Article 164 of the Guyana Constitution, ‘Procedures for altering this Constitution’ expressly states:
“(1) Subject to the provisions of paragraphs (2) and (3), a Bill for an Act of Parliament to alter this Constitution shall not be passed by the National Assembly unless it is supported at the final voting in the National Assembly by the votes of a majority of all the elected members of the Assembly.
“(2) A Bill to alter any of the following provisions of this Constitution, that is to say-
(a) this article, articles 1,2,8,9,18,51,66,89,99 and 111; and
(b) articles 3,4,5,6 and 7, 10 to 17 (inclusive), 19 to 49 (inclusive), 52 to 57 (inclusive), 59, 60, 62, 63, 64, 65, 68, 69, 70, 72 (in so far as it relates to the number of regions), 90 to 96(inclusive), 98, 108, 110, 116, 120 to 163 (inclusive, but excepting article 132), 168 to 215 (inclusive, but excepting articles 173, 185, 186, 192 (2) and (3) and 193), 222, 223,225, 226, 231, 232 (excepting the definition of ‘financial year’), shall not be submitted to the President for his assent unless the Bill, not less than two and not more than six months after its passage through the National Assembly, has in such manner as Parliament may prescribe, been submitted to the vote of the electors qualified to vote in an election and has been approved by a majority of the electors who vote on the Bill: Provided that if the Bill does not alter any of the provisions mentioned in subparagraph (a) and is supported at the final voting in the National Assembly by the votes of not less than two-thirds of all the elected members of the Assembly it shall not be necessary to submit the Bill to the vote of the electors-
“(3) In this article-
(a) reference to this Constitution or nay particular provision thereof include references to any other law in so far as that law alters the Constitution or, as the case may be, that provision; and
(b) references to altering this Constitution or any particular provision thereof include references to repealing it, with or without re-enactment thereof or the making of different provision in lieu thereof, to modifying it and to suspending its operation for any period.”
Article 119A ‘Parliamentary Standing Committee for Constitutional Reform’ expressly states, “(1) The National Assembly shall establish a Parliamentary Standing Committee for Constitutional Reform for the purpose of continually reviewing the effectiveness of the working of the Constitution and making periodic reports thereon to the Assembly, with proposals for reform as necessary.
“(2) To assist in its work, the committee shall have power to co-opt experts or enlist the aid of other persons of appropriate expertise, whether or not such experts or other persons are members of the Assembly.”
It is very clear from Article 119A and 164 the people are allowed to review, amend, alter, reform, modify, suspend and repeal the constitution through their representatives (ie, votes by members of the National Assembly) and directly (via ballot and engagement).
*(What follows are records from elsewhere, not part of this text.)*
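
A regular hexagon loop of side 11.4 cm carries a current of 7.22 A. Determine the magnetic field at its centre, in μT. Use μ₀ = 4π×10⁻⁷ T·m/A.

Each side is a finite straight segment at perpendicular distance d = a/(2 tan(π/6)) = 0.09873 m from the centre, with end-angles ±π/6.
One side contributes B₁ = (μ₀I/4πd)·2 sin(π/6) = 7.31×10⁻⁶ T.
All 6 sides add in the same direction: B = 6 × 7.31×10⁻⁶ = 4.39×10⁻⁵ T.

B ≈ 43.9 μT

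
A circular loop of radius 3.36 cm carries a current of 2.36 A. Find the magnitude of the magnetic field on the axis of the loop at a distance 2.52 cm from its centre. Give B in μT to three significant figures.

B ≈ 22.6 μT

On the axis of a circular loop, B = μ₀IR² / [2(R²+z²)^(3/2)].
R² + z² = (0.0336)² + (0.0252)² = 0.001764 m², and (R²+z²)^(3/2) = 7.41×10⁻⁵ m³.
B = (4π×10⁻⁷ × 2.36 × 0.001129) / (2 × 7.41×10⁻⁵) = 2.26×10⁻⁵ T.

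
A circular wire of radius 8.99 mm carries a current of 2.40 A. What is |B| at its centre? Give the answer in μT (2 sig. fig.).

At the centre of a circular loop the Biot–Savart law gives B = μ₀I/(2R).
B = (4π×10⁻⁷ × 2.40) / (2 × 0.00899) = 1.68×10⁻⁴ T.

B ≈ 170 μT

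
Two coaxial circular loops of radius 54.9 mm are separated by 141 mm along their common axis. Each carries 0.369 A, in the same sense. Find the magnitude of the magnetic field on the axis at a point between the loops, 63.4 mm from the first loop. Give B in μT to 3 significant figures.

B ≈ 2.00 μT

Each loop contributes B = μ₀IR²/[2(R²+z²)^(3/2)] on the axis, with z measured from that loop.
Loop 1 (z = 0.0634 m): B₁ = 1.18×10⁻⁶ T. Loop 2 (z = 0.0776 m): B₂ = 8.14×10⁻⁷ T.
The fields add: B = B₁ + B₂ = 2.00×10⁻⁶ T.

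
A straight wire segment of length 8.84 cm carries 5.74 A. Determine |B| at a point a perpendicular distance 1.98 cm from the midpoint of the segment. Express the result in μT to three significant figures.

For a finite straight segment, B = (μ₀I/4πd)(sinθ₁ + sinθ₂), where θ₁, θ₂ are the angles from the perpendicular to each end.
The perpendicular from the point meets the wire at its midpoint, so each end is L/2 = 0.0442 m away along the wire.
sinθ₁ = 0.0442/√(0.0442²+0.0198²) = 0.9126; sinθ₂ = 0.0442/√(0.0442²+0.0198²) = 0.9126.
B = (4π×10⁻⁷ × 5.74) / (4π × 0.0198) × (0.9126 + 0.9126) = 5.29×10⁻⁵ T.

B ≈ 52.9 μT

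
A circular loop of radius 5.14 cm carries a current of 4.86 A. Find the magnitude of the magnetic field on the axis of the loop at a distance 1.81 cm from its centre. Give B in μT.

On the axis of a circular loop, B = μ₀IR² / [2(R²+z²)^(3/2)].
R² + z² = (0.0514)² + (0.0181)² = 0.00297 m², and (R²+z²)^(3/2) = 1.62×10⁻⁴ m³.
B = (4π×10⁻⁷ × 4.86 × 0.002642) / (2 × 1.62×10⁻⁴) = 4.99×10⁻⁵ T.

B ≈ 49.9 μT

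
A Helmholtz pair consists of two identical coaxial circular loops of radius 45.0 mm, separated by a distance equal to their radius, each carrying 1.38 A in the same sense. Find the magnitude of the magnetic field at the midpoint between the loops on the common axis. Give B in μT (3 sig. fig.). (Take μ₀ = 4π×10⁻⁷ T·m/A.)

Each loop contributes B = μ₀IR²/[2(R²+z²)^(3/2)] on the axis, with z measured from that loop.
Loop 1 (z = 0.0225 m): B₁ = 1.38×10⁻⁵ T. Loop 2 (z = 0.0225 m): B₂ = 1.38×10⁻⁵ T.
The fields add: B = B₁ + B₂ = 2.76×10⁻⁵ T.

B ≈ 27.6 μT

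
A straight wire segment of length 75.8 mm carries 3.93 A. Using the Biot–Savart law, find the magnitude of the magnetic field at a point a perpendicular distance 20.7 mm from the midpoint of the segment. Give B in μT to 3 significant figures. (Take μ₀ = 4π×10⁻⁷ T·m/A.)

B ≈ 33.3 μT

For a finite straight segment, B = (μ₀I/4πd)(sinθ₁ + sinθ₂), where θ₁, θ₂ are the angles from the perpendicular to each end.
The perpendicular from the point meets the wire at its midpoint, so each end is L/2 = 0.0379 m away along the wire.
sinθ₁ = 0.0379/√(0.0379²+0.0207²) = 0.8776; sinθ₂ = 0.0379/√(0.0379²+0.0207²) = 0.8776.
B = (4π×10⁻⁷ × 3.93) / (4π × 0.0207) × (0.8776 + 0.8776) = 3.33×10⁻⁵ T.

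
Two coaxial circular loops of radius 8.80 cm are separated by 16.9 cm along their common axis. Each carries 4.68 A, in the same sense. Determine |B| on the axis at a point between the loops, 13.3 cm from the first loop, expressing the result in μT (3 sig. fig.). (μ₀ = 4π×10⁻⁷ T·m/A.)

Each loop contributes B = μ₀IR²/[2(R²+z²)^(3/2)] on the axis, with z measured from that loop.
Loop 1 (z = 0.133 m): B₁ = 5.61×10⁻⁶ T. Loop 2 (z = 0.036 m): B₂ = 2.65×10⁻⁵ T.
The fields add: B = B₁ + B₂ = 3.21×10⁻⁵ T.

B ≈ 32.1 μT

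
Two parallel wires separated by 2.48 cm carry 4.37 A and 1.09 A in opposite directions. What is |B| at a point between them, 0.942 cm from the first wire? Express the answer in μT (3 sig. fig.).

Each long wire gives B = μ₀I/(2πd). Distances are d₁ = 0.00942 m and d₂ = 0.01538 m.
B₁ = 9.28×10⁻⁵ T, B₂ = 1.42×10⁻⁵ T.
Between antiparallel currents both contributions point the same way, so they add. B = B₁ + B₂ = 9.28×10⁻⁵ + 1.42×10⁻⁵ = 1.07×10⁻⁴ T.

B ≈ 107 μT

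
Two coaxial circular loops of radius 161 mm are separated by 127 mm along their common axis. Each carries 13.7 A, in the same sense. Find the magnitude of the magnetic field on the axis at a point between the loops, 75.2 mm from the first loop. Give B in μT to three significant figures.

B ≈ 85.9 μT

Each loop contributes B = μ₀IR²/[2(R²+z²)^(3/2)] on the axis, with z measured from that loop.
Loop 1 (z = 0.0752 m): B₁ = 3.98×10⁻⁵ T. Loop 2 (z = 0.0518 m): B₂ = 4.61×10⁻⁵ T.
The fields add: B = B₁ + B₂ = 8.59×10⁻⁵ T.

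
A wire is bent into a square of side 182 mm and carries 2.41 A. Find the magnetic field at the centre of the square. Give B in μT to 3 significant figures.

B ≈ 15.0 μT

Each side is a finite straight segment at perpendicular distance d = a/(2 tan(π/4)) = 0.091 m from the centre, with end-angles ±π/4.
One side contributes B₁ = (μ₀I/4πd)·2 sin(π/4) = 3.75×10⁻⁶ T.
All 4 sides add in the same direction: B = 4 × 3.75×10⁻⁶ = 1.50×10⁻⁵ T.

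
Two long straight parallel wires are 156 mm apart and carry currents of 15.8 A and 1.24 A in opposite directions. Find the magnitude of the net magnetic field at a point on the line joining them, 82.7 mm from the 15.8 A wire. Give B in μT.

B ≈ 41.6 μT

Each long wire gives B = μ₀I/(2πd). Distances are d₁ = 0.0827 m and d₂ = 0.0733 m.
B₁ = 3.82×10⁻⁵ T, B₂ = 3.38×10⁻⁶ T.
Between antiparallel currents both contributions point the same way, so they add. B = B₁ + B₂ = 3.82×10⁻⁵ + 3.38×10⁻⁶ = 4.16×10⁻⁵ T.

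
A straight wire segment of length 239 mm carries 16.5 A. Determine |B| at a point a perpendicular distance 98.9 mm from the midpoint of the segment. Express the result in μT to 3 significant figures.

For a finite straight segment, B = (μ₀I/4πd)(sinθ₁ + sinθ₂), where θ₁, θ₂ are the angles from the perpendicular to each end.
The perpendicular from the point meets the wire at its midpoint, so each end is L/2 = 0.1195 m away along the wire.
sinθ₁ = 0.1195/√(0.1195²+0.0989²) = 0.7704; sinθ₂ = 0.1195/√(0.1195²+0.0989²) = 0.7704.
B = (4π×10⁻⁷ × 16.5) / (4π × 0.0989) × (0.7704 + 0.7704) = 2.57×10⁻⁵ T.

B ≈ 25.7 μT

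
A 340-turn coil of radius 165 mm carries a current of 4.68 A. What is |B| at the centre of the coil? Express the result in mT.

B ≈ 6.06 mT

For an N-turn flat coil, B = Nμ₀I/(2R) with R = 0.165 m.
B = 340 × 1.78×10⁻⁵ T = 6.06×10⁻³ T.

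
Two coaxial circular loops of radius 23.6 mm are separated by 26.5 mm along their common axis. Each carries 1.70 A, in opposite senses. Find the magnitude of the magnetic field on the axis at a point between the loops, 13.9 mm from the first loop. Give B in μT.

Each loop contributes B = μ₀IR²/[2(R²+z²)^(3/2)] on the axis, with z measured from that loop.
Loop 1 (z = 0.0139 m): B₁ = 2.90×10⁻⁵ T. Loop 2 (z = 0.0126 m): B₂ = 3.11×10⁻⁵ T.
The fields oppose: B = |B₁ − B₂| = 2.12×10⁻⁶ T.

B ≈ 2.12 μT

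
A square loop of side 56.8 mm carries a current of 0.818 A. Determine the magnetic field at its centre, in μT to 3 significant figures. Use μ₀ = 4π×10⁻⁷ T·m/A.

B ≈ 16.3 μT

Each side is a finite straight segment at perpendicular distance d = a/(2 tan(π/4)) = 0.0284 m from the centre, with end-angles ±π/4.
One side contributes B₁ = (μ₀I/4πd)·2 sin(π/4) = 4.07×10⁻⁶ T.
All 4 sides add in the same direction: B = 4 × 4.07×10⁻⁶ = 1.63×10⁻⁵ T.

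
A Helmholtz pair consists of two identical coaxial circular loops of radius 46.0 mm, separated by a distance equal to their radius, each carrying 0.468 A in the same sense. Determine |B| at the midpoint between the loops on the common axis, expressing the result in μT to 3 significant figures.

Each loop contributes B = μ₀IR²/[2(R²+z²)^(3/2)] on the axis, with z measured from that loop.
Loop 1 (z = 0.023 m): B₁ = 4.57×10⁻⁶ T. Loop 2 (z = 0.023 m): B₂ = 4.57×10⁻⁶ T.
The fields add: B = B₁ + B₂ = 9.15×10⁻⁶ T.

B ≈ 9.15 μT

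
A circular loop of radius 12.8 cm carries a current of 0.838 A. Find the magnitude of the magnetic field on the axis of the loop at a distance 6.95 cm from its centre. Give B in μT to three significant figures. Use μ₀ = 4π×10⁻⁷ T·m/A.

On the axis of a circular loop, B = μ₀IR² / [2(R²+z²)^(3/2)].
R² + z² = (0.128)² + (0.0695)² = 0.02121 m², and (R²+z²)^(3/2) = 3.09×10⁻³ m³.
B = (4π×10⁻⁷ × 0.838 × 0.01638) / (2 × 3.09×10⁻³) = 2.79×10⁻⁶ T.

B ≈ 2.79 μT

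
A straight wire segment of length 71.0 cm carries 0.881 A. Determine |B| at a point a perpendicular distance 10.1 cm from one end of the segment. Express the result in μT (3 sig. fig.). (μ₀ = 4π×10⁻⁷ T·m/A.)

B ≈ 0.864 μT

For a finite straight segment, B = (μ₀I/4πd)(sinθ₁ + sinθ₂), where θ₁, θ₂ are the angles from the perpendicular to each end.
The perpendicular foot is at one end, so the two end-offsets along the wire are 0 and L = 0.71 m.
sinθ₁ = 0/√(0²+0.101²) = 0.0000; sinθ₂ = 0.71/√(0.71²+0.101²) = 0.9900.
B = (4π×10⁻⁷ × 0.881) / (4π × 0.101) × (0.0000 + 0.9900) = 8.64×10⁻⁷ T.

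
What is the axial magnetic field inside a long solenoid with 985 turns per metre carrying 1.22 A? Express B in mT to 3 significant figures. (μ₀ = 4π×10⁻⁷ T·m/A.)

Inside a long solenoid, B = μ₀nI with n = 985 turns/m.
B = 4π×10⁻⁷ × 985 × 1.22 = 1.51×10⁻³ T.

B ≈ 1.51 mT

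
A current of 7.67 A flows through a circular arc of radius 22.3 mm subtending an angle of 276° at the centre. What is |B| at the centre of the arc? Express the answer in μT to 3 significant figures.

The Biot–Savart field of a circular arc at its centre is B = μ₀Iφ/(4πR), with φ = 4.817 rad.
B = (4π×10⁻⁷ × 7.67 × 4.817) / (4π × 0.0223) = 1.66×10⁻⁴ T.

B ≈ 166 μT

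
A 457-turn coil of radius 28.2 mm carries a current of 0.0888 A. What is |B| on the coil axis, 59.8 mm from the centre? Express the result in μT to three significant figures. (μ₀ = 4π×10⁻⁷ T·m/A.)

For an N-turn flat coil, B = Nμ₀IR²/[2(R²+z²)^(3/2)] with R = 0.0282 m, z = 0.0598 m.
B = 457 × 1.54×10⁻⁷ T = 7.02×10⁻⁵ T.

B ≈ 70.2 μT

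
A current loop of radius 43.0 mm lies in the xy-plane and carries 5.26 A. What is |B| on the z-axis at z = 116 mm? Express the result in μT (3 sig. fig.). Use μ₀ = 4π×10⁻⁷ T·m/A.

B ≈ 3.23 μT

On the axis of a circular loop, B = μ₀IR² / [2(R²+z²)^(3/2)].
R² + z² = (0.043)² + (0.116)² = 0.01531 m², and (R²+z²)^(3/2) = 1.89×10⁻³ m³.
B = (4π×10⁻⁷ × 5.26 × 0.001849) / (2 × 1.89×10⁻³) = 3.23×10⁻⁶ T.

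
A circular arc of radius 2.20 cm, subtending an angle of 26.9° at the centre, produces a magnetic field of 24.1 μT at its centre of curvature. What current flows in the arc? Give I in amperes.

I ≈ 11.3 A

For a circular arc, B = μ₀Iφ/(4πR) with φ in radians; here φ = 0.4695 rad.
So I = 4πRB/(μ₀φ) = 4π × 0.022 × 2.41×10⁻⁵ / (4π×10⁻⁷ × 0.4695) = 11.3 A.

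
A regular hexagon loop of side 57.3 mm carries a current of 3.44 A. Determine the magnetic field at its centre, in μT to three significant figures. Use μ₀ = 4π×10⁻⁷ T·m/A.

B ≈ 41.6 μT

Each side is a finite straight segment at perpendicular distance d = a/(2 tan(π/6)) = 0.04962 m from the centre, with end-angles ±π/6.
One side contributes B₁ = (μ₀I/4πd)·2 sin(π/6) = 6.93×10⁻⁶ T.
All 6 sides add in the same direction: B = 6 × 6.93×10⁻⁶ = 4.16×10⁻⁵ T.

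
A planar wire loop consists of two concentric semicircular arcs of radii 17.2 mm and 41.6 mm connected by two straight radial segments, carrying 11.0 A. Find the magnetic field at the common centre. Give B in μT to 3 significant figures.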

The constitution has gone through significant reforms coming out of the Herdmanston Accord and the St Lucia Statement signed by Janet Jagan and Desmond Hoyte. This process had the involvement of individuals and groups, inclusive of the major political parties, human rights body, business, trades union and religious communities. Coming out of this process there remain bills passed in the National Assembly with support from both government and opposition which were sent to then President Jagdeo for assent or non-assent, of which he did neither.
Bills that were not assented to during the life of a parliament are considered dead when that parliament ends. Nothing prevents those Bills from being retabled under a new parliament and sent to the incumbent president for assent. The 1st to 9th parliaments were controlled by the government. The 10th Parliament is controlled by the opposition. Further, the Standing Committee for Constitutional Reform is also controlled by the opposition in this 10th Parliament. My understanding is that not even one of the outstanding bills pertaining to the constitutional reform exercise has been retabled in the 10th Parliament, and the Standing Committee for Constitutional Reform has had no engagement with the people.
Out of respect for the people of this nation it ought to be explained why the constitution has not be respected to achieve any of the reforms being called for, when clearly from the information presented above were it so respected we would have been having a different conversation today. There is growing concern that the people of this nation are being taken for a ride, the constitution is being cherry-picked at whim, and reasons are found to blame poor governance on an instrument that awaits activation by the people and their elected representatives.